Gag Clause Act Passes Senate

Another satisfied Kleer Gear Customer

Another satisfied Kleer Gear Customer

The U.S. Senate recently passed their version of the “Consumer Review Freedom Act” (CRFA), which would bar companies from trying to enforce “gag clauses” in contracts with consumers. It’s a good law that is long overdue, since clauses like these have been showing up much more often lately and serving as the basis of breach of contract claims bundled with frivolous defamation lawsuits.

The impetus for this law is a Utah federal case, Palmer v. Kleargear.com, Case No. 1:13-cv-00175 (D. Utah July 1, 2014). The plaintiff there bought one of Kleargear’s products and then complained about it on the Internet. Kleargear then added a “non-disparagement” clause to its terms of sale that included a $3,500 for making negative comments about the company. When Kleargear referred Palmer to collections based on this provision, he sued Kleargear for violation of the federal Fair Credit Reporting Act and got a default judgment. Even though the court there didn’t make any determination as to the validity of the non-disparagement clause, it was a wakeup call to how easily they could be abused.
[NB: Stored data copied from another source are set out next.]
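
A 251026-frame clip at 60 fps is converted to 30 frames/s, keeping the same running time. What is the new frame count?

125513 frames

Target frames = source frames × (target rate / source rate) = 251026 × (30)/(60) = 251026 × 1/2 = 125513.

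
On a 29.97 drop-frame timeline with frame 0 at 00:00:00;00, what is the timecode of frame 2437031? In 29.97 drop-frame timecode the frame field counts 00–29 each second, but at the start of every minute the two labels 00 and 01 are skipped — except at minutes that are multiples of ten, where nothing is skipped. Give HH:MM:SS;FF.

22:35:15;21

Each 10-minute DF block holds 10 × 60 × 30 − 9 × 2 = 17982 frames. 2437031 ÷ 17982 → 135 full blocks, remainder 9461.
Within the partial block the first minute is 1800 frames and each further minute 1798, so 5 further minute boundaries passed. Total skipped labels = 18 × 135 + 2 × 5 = 2440.
Non-drop label index = 2437031 + 2440 = 2439471; at 30 labels/s that is 22:35:15:21, i.e. DF 22:35:15;21.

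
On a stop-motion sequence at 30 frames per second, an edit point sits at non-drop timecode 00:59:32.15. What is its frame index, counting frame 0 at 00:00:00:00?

Total seconds to the label: (0 × 3600 + 59 × 60 + 32) = 3572.
Frame index = 3572 × 30 + 15 = 107175.

107175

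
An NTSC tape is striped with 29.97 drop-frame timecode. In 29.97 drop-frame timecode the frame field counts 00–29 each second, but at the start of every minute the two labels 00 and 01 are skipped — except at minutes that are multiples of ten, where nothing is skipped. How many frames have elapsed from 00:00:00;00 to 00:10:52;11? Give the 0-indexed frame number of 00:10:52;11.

Complete 10-minute blocks: 1, each 17982 frames → 17982.
Remaining 0 whole minutes in the current block: 0 frames.
Within the current minute: 52 × 30 + 11 = 1571. Total = 17982 + 0 + 1571 = 19553.

19553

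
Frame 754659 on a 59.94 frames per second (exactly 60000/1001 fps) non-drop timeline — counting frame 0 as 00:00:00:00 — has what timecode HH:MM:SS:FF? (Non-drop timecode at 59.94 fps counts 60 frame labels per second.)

754659 ÷ 60 = 12577 full seconds, remainder 39 frames.
12577 s = 3 h 29 min 37 s.
Timecode: 03:29:37:39.

03:29:37:39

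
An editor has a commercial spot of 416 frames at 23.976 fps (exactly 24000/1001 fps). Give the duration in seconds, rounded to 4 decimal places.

Running time = 416 × 1001/24000 = 13013/750 s ≈ 17.3507 s.

17.3507 seconds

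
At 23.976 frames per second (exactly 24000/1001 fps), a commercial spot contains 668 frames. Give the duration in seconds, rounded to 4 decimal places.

Running time = 668 × 1001/24000 = 167167/6000 s ≈ 27.8612 s.

27.8612 seconds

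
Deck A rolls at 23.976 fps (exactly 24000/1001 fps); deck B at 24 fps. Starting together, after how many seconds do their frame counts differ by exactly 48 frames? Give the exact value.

The gap grows by |24 − 24000/1001| = 24/1001 frames per second.
Time for a 48-frame gap: 48 ÷ (24/1001) = 2002 s.

2002 seconds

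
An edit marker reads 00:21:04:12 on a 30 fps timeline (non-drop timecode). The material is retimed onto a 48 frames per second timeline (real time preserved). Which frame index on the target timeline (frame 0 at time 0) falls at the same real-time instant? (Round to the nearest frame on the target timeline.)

frame 60691

Source frame index: (0×3600 + 21×60 + 4) × 30 + 12 = 37932.
Real time: 37932 / (30) = 6322/5 s.
Target frame: (6322/5) × (48) = 303456/5 ≈ 60691.200 → 60691.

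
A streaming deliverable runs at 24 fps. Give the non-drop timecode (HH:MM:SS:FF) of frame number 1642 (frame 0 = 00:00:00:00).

00:01:08:10

1642 ÷ 24 = 68 full seconds, remainder 10 frames.
68 s = 0 h 1 min 8 s.
Timecode: 00:01:08:10.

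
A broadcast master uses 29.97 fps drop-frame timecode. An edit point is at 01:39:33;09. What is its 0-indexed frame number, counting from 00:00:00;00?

179019

Complete 10-minute blocks: 9, each 17982 frames → 161838.
Remaining 9 whole minutes in the current block: 1800 + 8 × 1798 = 16184 frames.
Within the current minute: 33 × 30 + 9 − 2 = 997 (labels ;00/;01 skipped at this minute). Total = 161838 + 16184 + 997 = 179019.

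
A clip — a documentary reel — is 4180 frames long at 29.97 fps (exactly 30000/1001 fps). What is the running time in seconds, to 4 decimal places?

Running time = 4180 × 1001/30000 = 209209/1500 s ≈ 139.4727 s.

139.4727 seconds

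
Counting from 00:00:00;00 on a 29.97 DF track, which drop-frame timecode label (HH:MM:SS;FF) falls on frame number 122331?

01:08:01;25

Ten DF minutes hold 17982 frames, so frame 122331 lies in block 6 (frames 107892–125873) with 14439 frames into that block.
The block's first minute is 1800 frames and the rest 1798 each; 14439 frames reaches minute 8, so 6 × 18 + 8 × 2 = 124 labels have been skipped so far.
Adding those back, label number 122331 + 124 = 122455 at 30 labels/s is 4081 s + 25 f = 1 h 8 min 1 s frame 25, i.e. 01:08:01;25.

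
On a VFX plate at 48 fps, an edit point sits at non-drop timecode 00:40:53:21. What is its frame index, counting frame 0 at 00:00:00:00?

Total seconds to the label: (0 × 3600 + 40 × 60 + 53) = 2453.
Frame index = 2453 × 48 + 21 = 117765.

frame 117765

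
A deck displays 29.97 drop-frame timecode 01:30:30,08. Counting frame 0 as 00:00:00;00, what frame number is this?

As if non-drop at 30 labels/s: (1 × 3600 + 30 × 60 + 30) × 30 + 8 = 162908.
Minute boundaries passed: 90; those not divisible by 10: 90 − 9 = 81; dropped labels = 2 × 81 = 162.
Actual frame index = 162908 − 162 = 162746.

162746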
A more glaring example of this conduct came to light in Roca Labs, Inc. v. Consumer Opinion Corp., where a diet “nutraceutical” manufacturer in Florida sued a consumer review website for, among other things, allegedly inducing customers to breach their non-disparagement clauses with Roca Labs by allowing people to post negative reviews on the website . The court there didn’t decide on whether the non-disparagement clause was enforceable, however, finding instead that the website was immune under 47 U.S.C. § 230. See Roca Labs, Inc. v. Consumer Op. Corp., 2015 U.S. Dist. LEXIS 143107 (M.D. Fla. Oct. 21, 2015). (Disclosure, I was one of the attorneys on that case) Ken wrote a full analysis of the litigation here.

Assuming that Congress can actually get the CFRA passed, it’s worth taking a look at its provisions to see if it would prevent a situation like Kleargear from happening again. You can find the text of the bill here.

The statute protects “covered communications,” which are any “review, performance assessment of, or other similar analysis of . . . the goods, services or conduct of a person.” This is broad language that would certainly cover consumer reviews and reviews of professionals, but may even extend beyond that. For example, with some creative argument this could possibly apply to Charlie Sheen’s alleged sexual NDA. (WINNING!!!)

Next, the law applies to “form contracts,” which are one-sided contracts of adhesion written by a company that the consumer has no real chance to negotiate over: a “take it or leave it” situation. Most “clickwrap” terms of use agreements that everyone skips through would likely fall under this category. Notable exceptions to this definition are employment and independent contractor agreements, meaning you still couldn’t badmouth your employer with impunity.

The CRFA prohibits three things. First, a form contract can’t prevent a party to the contract from making a covered communication. Second, the form contract can’t impose a fee or penalty against a party for making a covered communications. Third, a form contract can’t require a party to sign over intellectual property rights in reviews that they author.

This means that the CFRA unambiguously outlaws non-disparagement clauses in consumer contracts, specifying that they are void from the outset. It also forbids companies from abusing copyright law by claiming ownership of reviews and then hitting disgruntled customers with DMCA notices. But it does contain exceptions for things like private or confidential information or trade secrets, and makes clear that the law doesn’t prevent a company from suing someone for defamation over a review.

The law does not create a private cause of action, meaning you couldn’t sue a company directly for violation of the law if they tried collecting on an unlawful “penalty” like in Kleargear. Instead, the law provides that any attempt to enforce an unlawful provision is a violation of the FTC act, and gives both the FTC and state officials the ability to bring an action against the company. This would look something like the pending lawsuit between the FTC and Roca Labs in FTC v. Roca Labs, Inc., Case No. 8:15-cv-02231 (M.D. Fla. 2015). Thus, while a customer could win a motion to dismiss simply by pointing to this law, actually stopping a company from trying to enforce gag clauses would usually be out of an individual consumer’s control.

On the upside, if you live in a state with a broad unfair and deceptive trade practices act, you could use that against a censorious asshat company. Although the FTC Act has no private right of action, state unfair and deceptive practices laws frequently import decisions under the FTC Act. Therefore, it could follow that any company that tries to enforce a gag clause (should this law pass) would find itself facing state unfair and deceptive trade practices claims.